This week we gave Secretary of State Besty DeVos some grief on Twitter for declaring a “crisis” with student loans. We certainly agreed with the assessment, but thought it shouldn’t have taken nearly two years on the job to identify the problem.
While there is plenty to criticize from her speech to the Federal Student Aid’s Training Conference, she should also get credit for presenting some excellent data on the magnitude of student debt in the United States.
Key stats include:
Only 1 in 4 federal borrowers are paying down principal and interest on their student loan debt – This statistic makes it clear that the student debt problems in the US are only going to get worse. For 3 out of 4 borrowers, it means their balance is actually going up each month!
20% of all federal student loans are delinquent or in default… which is 7 times the rate for credit cards – This stat says as much about federal loan servicing as it does borrower hardship. With the protection of income-driven repayment plans, almost no borrower should be delinquent or in default.
Federal Student Aid now represents 10% of the national debt – According to DeVos, “[t]he student loan program is not only burying students in debt, it is also burying taxpayers and it’s stealing from future generations.”
The student debt owed to the government represents 30% of all federal assets – DeVos also noted that the full value of this debt was likely worth much less than the $1.5 trillion actually owed.
43% of student loans are considered to be in distress – DeVos defined distressed as meaning the loan is either delinquent, in default, or on a repayment plan where the monthly payment doesn’t even cover the interest that accrues each month.
Improving the Student Loan Statistics
The first step in solving any problem is to identify that the problem exists. It would appear that both Republicans and Democrats now agree that we have major student loan issues in the United States.
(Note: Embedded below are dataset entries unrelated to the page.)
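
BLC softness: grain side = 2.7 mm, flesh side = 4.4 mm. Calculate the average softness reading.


Average = (2.7 + 4.4) / 2
Average = 3.55 mm


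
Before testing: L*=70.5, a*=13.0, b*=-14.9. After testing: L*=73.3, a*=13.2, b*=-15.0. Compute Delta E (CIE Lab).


dL = 73.3 - 70.5 = 2.8
da = 13.2 - 13.0 = 0.2
db = -15.0 - (-14.9) = -0.1
dE = sqrt((2.8)^2 + (0.2)^2 + (-0.1)^2) = 2.81


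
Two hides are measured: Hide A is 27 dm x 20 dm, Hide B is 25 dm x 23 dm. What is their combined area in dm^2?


Hide A area = 27 x 20 = 540 dm^2
Hide B area = 25 x 23 = 575 dm^2
Total = 540 + 575 = 1115 dm^2


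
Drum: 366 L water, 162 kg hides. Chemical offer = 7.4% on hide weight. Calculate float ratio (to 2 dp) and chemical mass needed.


Float ratio = 2.26
Chemical needed = 11.988 kg


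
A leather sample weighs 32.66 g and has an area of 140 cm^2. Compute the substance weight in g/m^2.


Substance weight = mass / area x 10000
SW = 32.66 / 140 x 10000
SW = 2332.9 g/m^2


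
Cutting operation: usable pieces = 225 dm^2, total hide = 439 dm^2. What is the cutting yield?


51.3%

Yield = usable / total x 100
Yield = 225 / 439 x 100 = 51.3%


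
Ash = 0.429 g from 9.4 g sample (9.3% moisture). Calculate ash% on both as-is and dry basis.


As-is ash = 4.56%
Dry-basis ash = 5.03%


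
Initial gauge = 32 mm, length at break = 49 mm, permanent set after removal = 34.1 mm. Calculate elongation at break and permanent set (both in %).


Elongation at break = 53.1%
Permanent set = 6.6%

Elongation at break = (49 - 32) / 32 x 100 = 53.1%
Permanent set = (34.1 - 32) / 32 x 100 = 6.6%


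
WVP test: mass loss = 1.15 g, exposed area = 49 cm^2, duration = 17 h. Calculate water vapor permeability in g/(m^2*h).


13.81 g/(m^2*h)

WVP = mass_loss / (area x time) x 10000
WVP = 1.15 / (49 x 17) x 10000
WVP = 1.15 / 833 x 10000 = 13.81 g/(m^2*h)


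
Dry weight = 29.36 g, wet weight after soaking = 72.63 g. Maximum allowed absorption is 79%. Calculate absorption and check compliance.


Absorption = 147.4%
Compliant: No


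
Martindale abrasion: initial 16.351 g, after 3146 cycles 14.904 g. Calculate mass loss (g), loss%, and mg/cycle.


Loss = 16.351 - 14.904 = 1.447 g
Loss% = 1.447 / 16.351 x 100 = 8.85%
Rate = 1.447 / 3146 x 1000 = 0.460 mg/cycle


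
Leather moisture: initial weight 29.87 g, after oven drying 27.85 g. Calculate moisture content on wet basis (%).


Moisture = 29.87 - 27.85 = 2.02 g
MC = 2.02 / 29.87 x 100 = 6.8%


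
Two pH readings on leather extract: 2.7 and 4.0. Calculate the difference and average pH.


Difference = 1.3
Average pH = 3.35


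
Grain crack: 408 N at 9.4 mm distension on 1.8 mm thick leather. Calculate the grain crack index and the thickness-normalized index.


Crack index = 43.4 N/mm
Normalized index = 24.1 N/mm per mm


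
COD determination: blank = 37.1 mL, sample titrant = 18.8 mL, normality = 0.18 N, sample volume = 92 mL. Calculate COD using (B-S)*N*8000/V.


286.4 mg/L


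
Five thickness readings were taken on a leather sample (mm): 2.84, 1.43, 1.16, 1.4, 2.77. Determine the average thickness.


1.92 mm

Sum = 2.84 + 1.43 + 1.16 + 1.4 + 2.77 = 9.60
Average = 9.60 / 5 = 1.92 mm


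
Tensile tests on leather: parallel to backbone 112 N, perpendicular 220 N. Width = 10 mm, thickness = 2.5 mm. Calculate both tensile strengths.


Parallel = 4.48 N/mm^2
Perpendicular = 8.80 N/mm^2


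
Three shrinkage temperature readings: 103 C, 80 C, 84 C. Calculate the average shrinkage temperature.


Average = (103 + 80 + 84) / 3
Average = 267 / 3 = 89.0 C


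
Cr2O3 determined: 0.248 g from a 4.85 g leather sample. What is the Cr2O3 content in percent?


5.11%


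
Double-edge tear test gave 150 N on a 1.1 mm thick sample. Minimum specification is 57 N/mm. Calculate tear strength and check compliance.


Tear strength = 136.4 N/mm
Compliant: Yes

Tear strength = 150 / 1.1 = 136.4 N/mm
Required minimum = 57 N/mm
Compliant: Yes


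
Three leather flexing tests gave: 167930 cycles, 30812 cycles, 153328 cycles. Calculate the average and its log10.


Average = (167930 + 30812 + 153328) / 3 = 117357 cycles
log10(117357) = 5.07


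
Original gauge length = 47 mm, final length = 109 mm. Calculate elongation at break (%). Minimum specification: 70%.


Extension = 109 - 47 = 62 mm
Elongation = 62 / 47 x 100 = 131.9%
Minimum required: 70%
Meets specification: Yes


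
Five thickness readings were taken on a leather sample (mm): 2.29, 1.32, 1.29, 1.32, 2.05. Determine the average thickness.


Sum = 2.29 + 1.32 + 1.29 + 1.32 + 2.05 = 8.27
Average = 8.27 / 5 = 1.65 mm


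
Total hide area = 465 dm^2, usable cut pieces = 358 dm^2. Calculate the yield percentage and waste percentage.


Yield = 358 / 465 x 100 = 77.0%
Waste = 465 - 358 = 107 dm^2
Waste% = 100 - 77.0 = 23.0%


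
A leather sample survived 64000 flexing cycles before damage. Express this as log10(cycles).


log10(64000) = 4.81


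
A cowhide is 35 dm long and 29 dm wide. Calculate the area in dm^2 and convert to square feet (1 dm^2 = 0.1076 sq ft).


1015 dm^2
109.21 sq ft


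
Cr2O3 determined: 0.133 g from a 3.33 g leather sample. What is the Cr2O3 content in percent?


3.99%

Cr2O3% = 0.133 / 3.33 x 100
Cr2O3% = 3.99%


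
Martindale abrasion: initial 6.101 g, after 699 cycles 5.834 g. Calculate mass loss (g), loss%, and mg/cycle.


Loss = 6.101 - 5.834 = 0.267 g
Loss% = 0.267 / 6.101 x 100 = 4.38%
Rate = 0.267 / 699 x 1000 = 0.382 mg/cycle


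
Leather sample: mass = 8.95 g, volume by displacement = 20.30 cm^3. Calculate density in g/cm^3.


Density = mass / volume
Density = 8.95 / 20.30 = 0.441 g/cm^3


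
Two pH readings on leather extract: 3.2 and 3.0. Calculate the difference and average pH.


Difference = |3.2 - 3.0| = 0.2
Average = (3.2 + 3.0) / 2 = 3.10


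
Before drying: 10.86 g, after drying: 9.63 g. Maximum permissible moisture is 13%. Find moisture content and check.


Moisture content = 11.3%
Acceptable: Yes

MC = (10.86 - 9.63) / 10.86 x 100 = 11.3%
Maximum: 13%
Acceptable: Yes


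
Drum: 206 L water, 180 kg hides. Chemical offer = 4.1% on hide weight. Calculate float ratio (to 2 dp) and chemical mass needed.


Float ratio = 1.14
Chemical needed = 7.38 kg

Float ratio = 206 / 180 = 1.14
Chemical = 180 x 4.1 / 100 = 7.38 kg


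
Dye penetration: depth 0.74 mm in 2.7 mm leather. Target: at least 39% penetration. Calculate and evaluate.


Penetration = 0.74 / 2.7 x 100 = 27.4%
Target: 39%
Meets target: No


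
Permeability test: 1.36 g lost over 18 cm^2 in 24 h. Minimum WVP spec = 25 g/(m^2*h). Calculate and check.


WVP = 31.48 g/(m^2*h)
Meets specification: Yes


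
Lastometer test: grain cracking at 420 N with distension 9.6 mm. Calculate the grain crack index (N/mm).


Grain crack index = force / distension
Index = 420 / 9.6 = 43.8 N/mm


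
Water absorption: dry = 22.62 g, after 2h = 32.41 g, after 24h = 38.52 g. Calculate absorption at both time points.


2h absorption = 43.3%
24h absorption = 70.3%

WA (2h) = (32.41 - 22.62) / 22.62 x 100 = 43.3%
WA (24h) = (38.52 - 22.62) / 22.62 x 100 = 70.3%


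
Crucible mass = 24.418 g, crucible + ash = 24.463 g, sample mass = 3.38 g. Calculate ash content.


Ash mass = 0.045 g
Ash content = 1.33%

Ash mass = 24.463 - 24.418 = 0.045 g
Ash% = 0.045 / 3.38 x 100 = 1.33%


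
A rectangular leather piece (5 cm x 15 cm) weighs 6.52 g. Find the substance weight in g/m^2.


869.3 g/m^2

Area = 5 x 15 = 75 cm^2
SW = 6.52 / 75 x 10000 = 869.3 g/m^2


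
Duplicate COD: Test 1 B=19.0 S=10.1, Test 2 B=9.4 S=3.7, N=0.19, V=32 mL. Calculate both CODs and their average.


COD1 = (19.0 - 10.1) x 0.19 x 8000 / 32 = 422.8 mg/L
COD2 = (9.4 - 3.7) x 0.19 x 8000 / 32 = 270.8 mg/L
Average = (422.8 + 270.8) / 2 = 346.8 mg/L


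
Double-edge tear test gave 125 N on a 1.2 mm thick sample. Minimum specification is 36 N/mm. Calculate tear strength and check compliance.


Tear strength = 104.2 N/mm
Compliant: Yes


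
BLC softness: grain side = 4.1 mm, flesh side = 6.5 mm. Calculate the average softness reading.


Average = (4.1 + 6.5) / 2
Average = 5.30 mm


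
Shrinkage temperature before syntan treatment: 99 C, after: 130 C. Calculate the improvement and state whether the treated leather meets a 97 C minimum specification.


Improvement = 31 C
Meets 97 C spec: Yes

Improvement = 130 - 99 = 31 C
Spec check: 130 C >= 97 C? Yes


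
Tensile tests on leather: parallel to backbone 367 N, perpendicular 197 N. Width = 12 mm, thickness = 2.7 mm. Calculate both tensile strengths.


Parallel = 11.33 N/mm^2
Perpendicular = 6.08 N/mm^2

Area = 12 x 2.7 = 32.4 mm^2
TS (parallel) = 367 / 32.4 = 11.33 N/mm^2
TS (perpendicular) = 197 / 32.4 = 6.08 N/mm^2


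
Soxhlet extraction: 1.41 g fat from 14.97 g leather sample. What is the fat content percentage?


9.4%


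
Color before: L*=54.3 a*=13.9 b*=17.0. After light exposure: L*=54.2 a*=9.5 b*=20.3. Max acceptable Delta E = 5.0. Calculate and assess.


Delta E = 5.50
Passes: No

dL = -0.1, da = -4.4, db = 3.3
dE = sqrt((-0.1)^2 + (-4.4)^2 + (3.3)^2) = 5.50
Max = 5.0
Passes: No


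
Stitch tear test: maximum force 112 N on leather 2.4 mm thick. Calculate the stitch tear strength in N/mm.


46.7 N/mm

Stitch tear strength = force / thickness
STS = 112 / 2.4 = 46.7 N/mm


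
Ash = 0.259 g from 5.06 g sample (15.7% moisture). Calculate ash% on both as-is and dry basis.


As-is ash = 5.12%
Dry-basis ash = 6.07%


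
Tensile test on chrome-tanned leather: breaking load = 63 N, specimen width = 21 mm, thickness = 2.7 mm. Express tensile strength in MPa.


Cross-section = 21 x 2.7 = 56.7 mm^2
TS = 63 / 56.7 = 1.11 MPa
(1 N/mm^2 = 1 MPa)


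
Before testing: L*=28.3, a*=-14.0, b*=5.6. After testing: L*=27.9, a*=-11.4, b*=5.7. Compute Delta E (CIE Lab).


Delta E = 2.63


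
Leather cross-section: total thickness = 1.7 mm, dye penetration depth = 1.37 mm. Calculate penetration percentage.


Penetration% = 1.37 / 1.7 x 100
Penetration = 80.6%


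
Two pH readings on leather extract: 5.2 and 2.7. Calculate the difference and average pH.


Difference = |5.2 - 2.7| = 2.5
Average = (5.2 + 2.7) / 2 = 3.95


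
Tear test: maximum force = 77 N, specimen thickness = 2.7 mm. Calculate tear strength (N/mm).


Tear strength = force / thickness
Tear = 77 / 2.7 = 28.5 N/mm


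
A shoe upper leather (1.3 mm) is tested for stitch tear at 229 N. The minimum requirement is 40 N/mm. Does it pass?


STS = 229 / 1.3 = 176.2 N/mm
Minimum required: 40 N/mm
Passes: Yes


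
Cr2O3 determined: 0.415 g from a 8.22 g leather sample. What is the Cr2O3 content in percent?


Cr2O3% = 0.415 / 8.22 x 100
Cr2O3% = 5.05%


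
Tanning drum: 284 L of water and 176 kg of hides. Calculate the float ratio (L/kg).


Float ratio = water / hide weight
Ratio = 284 / 176 = 1.6


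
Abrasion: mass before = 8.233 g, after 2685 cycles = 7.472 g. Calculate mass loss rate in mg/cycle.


Mass loss = 8.233 - 7.472 = 0.761 g
Rate = 0.761 / 2685 x 1000 = 0.283 mg/cycle


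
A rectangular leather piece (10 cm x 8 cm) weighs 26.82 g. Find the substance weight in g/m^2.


3352.5 g/m^2

Area = 10 x 8 = 80 cm^2
SW = 26.82 / 80 x 10000 = 3352.5 g/m^2


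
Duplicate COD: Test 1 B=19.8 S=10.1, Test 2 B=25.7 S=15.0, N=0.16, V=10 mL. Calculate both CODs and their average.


COD1 = (19.8 - 10.1) x 0.16 x 8000 / 10 = 1241.6 mg/L
COD2 = (25.7 - 15.0) x 0.16 x 8000 / 10 = 1369.6 mg/L
Average = (1241.6 + 1369.6) / 2 = 1305.6 mg/L


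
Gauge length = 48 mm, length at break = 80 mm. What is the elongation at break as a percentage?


Extension = 80 - 48 = 32 mm
Elongation = 32 / 48 x 100 = 66.7%


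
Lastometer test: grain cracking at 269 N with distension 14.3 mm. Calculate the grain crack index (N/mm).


Grain crack index = force / distension
Index = 269 / 14.3 = 18.8 N/mm


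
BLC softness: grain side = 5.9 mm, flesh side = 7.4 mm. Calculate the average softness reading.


Average = (5.9 + 7.4) / 2
Average = 6.65 mm


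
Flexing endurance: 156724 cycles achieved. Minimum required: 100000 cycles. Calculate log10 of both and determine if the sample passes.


Achieved: log10 = 5.20
Required: log10 = 5.00
Passes: Yes


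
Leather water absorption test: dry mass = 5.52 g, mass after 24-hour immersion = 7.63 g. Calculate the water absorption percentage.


Water absorbed = 7.63 - 5.52 = 2.11 g
WA% = 2.11 / 5.52 x 100 = 38.2%


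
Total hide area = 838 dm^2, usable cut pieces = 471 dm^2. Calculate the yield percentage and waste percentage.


Yield = 471 / 838 x 100 = 56.2%
Waste = 838 - 471 = 367 dm^2
Waste% = 100 - 56.2 = 43.8%


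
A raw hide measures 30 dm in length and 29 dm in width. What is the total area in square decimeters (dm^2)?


870 dm^2


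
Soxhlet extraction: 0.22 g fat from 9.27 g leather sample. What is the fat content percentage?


Fat content = 0.22 / 9.27 x 100
Fat = 2.4%


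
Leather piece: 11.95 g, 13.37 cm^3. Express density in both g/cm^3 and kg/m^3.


Density = 11.95 / 13.37 = 0.894 g/cm^3
Convert: 0.894 x 1000 = 894 kg/m^3


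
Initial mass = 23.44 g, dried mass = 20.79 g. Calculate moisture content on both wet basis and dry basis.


Moisture lost = 23.44 - 20.79 = 2.65 g
Wet basis MC = 2.65 / 23.44 x 100 = 11.3%
Dry basis MC = 2.65 / 20.79 x 100 = 12.7%


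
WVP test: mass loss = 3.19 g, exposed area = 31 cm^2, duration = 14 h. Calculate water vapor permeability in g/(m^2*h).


73.50 g/(m^2*h)

WVP = mass_loss / (area x time) x 10000
WVP = 3.19 / (31 x 14) x 10000
WVP = 3.19 / 434 x 10000 = 73.50 g/(m^2*h)


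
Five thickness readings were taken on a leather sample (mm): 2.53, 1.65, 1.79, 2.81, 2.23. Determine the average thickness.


Sum = 2.53 + 1.65 + 1.79 + 2.81 + 2.23 = 11.01
Average = 11.01 / 5 = 2.20 mm


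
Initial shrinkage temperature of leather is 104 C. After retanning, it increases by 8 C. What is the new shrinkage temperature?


112 C


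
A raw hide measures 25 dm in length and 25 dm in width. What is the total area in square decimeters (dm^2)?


625 dm^2

Area = length x width
Area = 25 x 25 = 625 dm^2


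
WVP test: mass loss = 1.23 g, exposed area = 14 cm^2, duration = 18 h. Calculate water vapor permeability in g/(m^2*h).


48.81 g/(m^2*h)


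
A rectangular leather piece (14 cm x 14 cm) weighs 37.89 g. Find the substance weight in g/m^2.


Area = 14 x 14 = 196 cm^2
SW = 37.89 / 196 x 10000 = 1933.2 g/m^2


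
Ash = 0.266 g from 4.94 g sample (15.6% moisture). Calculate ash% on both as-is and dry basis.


As-is ash = 5.38%
Dry-basis ash = 6.38%

As-is ash% = 0.266 / 4.94 x 100 = 5.38%
Dry mass = 4.94 x (100 - 15.6) / 100 = 4.16936 g
Dry-basis ash% = 0.266 / 4.16936 x 100 = 6.38%


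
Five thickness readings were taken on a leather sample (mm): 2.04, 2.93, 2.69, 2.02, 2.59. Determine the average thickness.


Sum = 2.04 + 2.93 + 2.69 + 2.02 + 2.59 = 12.27
Average = 12.27 / 5 = 2.45 mm


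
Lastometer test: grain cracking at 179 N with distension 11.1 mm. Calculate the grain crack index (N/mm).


16.1 N/mm

Grain crack index = force / distension
Index = 179 / 11.1 = 16.1 N/mm


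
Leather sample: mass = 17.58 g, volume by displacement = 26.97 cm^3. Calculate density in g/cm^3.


Density = mass / volume
Density = 17.58 / 26.97 = 0.652 g/cm^3


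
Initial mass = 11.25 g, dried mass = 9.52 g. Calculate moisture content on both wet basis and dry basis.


Wet basis = 15.4%
Dry basis = 18.2%

Moisture lost = 11.25 - 9.52 = 1.73 g
Wet basis MC = 1.73 / 11.25 x 100 = 15.4%
Dry basis MC = 1.73 / 9.52 x 100 = 18.2%


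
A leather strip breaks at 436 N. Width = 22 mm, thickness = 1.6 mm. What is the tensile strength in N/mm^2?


12.39 N/mm^2

Cross-sectional area = 22 x 1.6 = 35.2 mm^2
Tensile strength = 436 / 35.2 = 12.39 N/mm^2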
Making things even more challenging is that factions within both parties have different approaches to resolving the $1.5 trillion dollar problem. Finding a majority to get behind any particular plan will be a challenge.
Unless the US government finds $1.5 trillion in the couch, there will not be an easy fix to the student debt crisis. Even if we did come up with the money necessary to pay off the existing loans, it wouldn’t fix the issue of the inflated cost of education faced by current and future students.
With the knowledge that one fix won’t solve everything, our criteria for evaluating ideas gets a bit easier. Anything that can make things even slightly better is worth a shot.
Pointing Fingers Won’t Fix Anything
Whenever any sort of solution to the student loan crisis is proposed in the media, a common refrain from critics is that the borrowers signed up for the debt, so they are responsible for dealing with it.
While increasing personal responsibility and financial literacy should always be a goal, pretending student debt only affects borrowers is a mistake.
The closest analogous situation to the student debt crisis might be the banking crisis that lead to the great recession. Bankers, who certainly should have known better, leveraged themselves to the point that massive banks were about to go under. The term “too big to fail” entered the national lexicon. The very people responsible for the financial crisis got bailed out, some got “golden parachutes,” and as a country we moved forward.
Republican and Democratic leaders took unpopular steps that many suggested were unfair, but hated programs like the bank bailout arguably were a massive success for the entire country.
Just as the mortgage crisis wasn’t just a problem for a few homeowners and their banks, the student loan crisis isn’t just a problem for student loan borrowers. When financial problems reach such a large scale, they become everyone’s problem.
Demonizing and criticizing borrowers will not fix the student loan crisis… now is the time to roll up our sleeves as a country and get to work addressing this issue.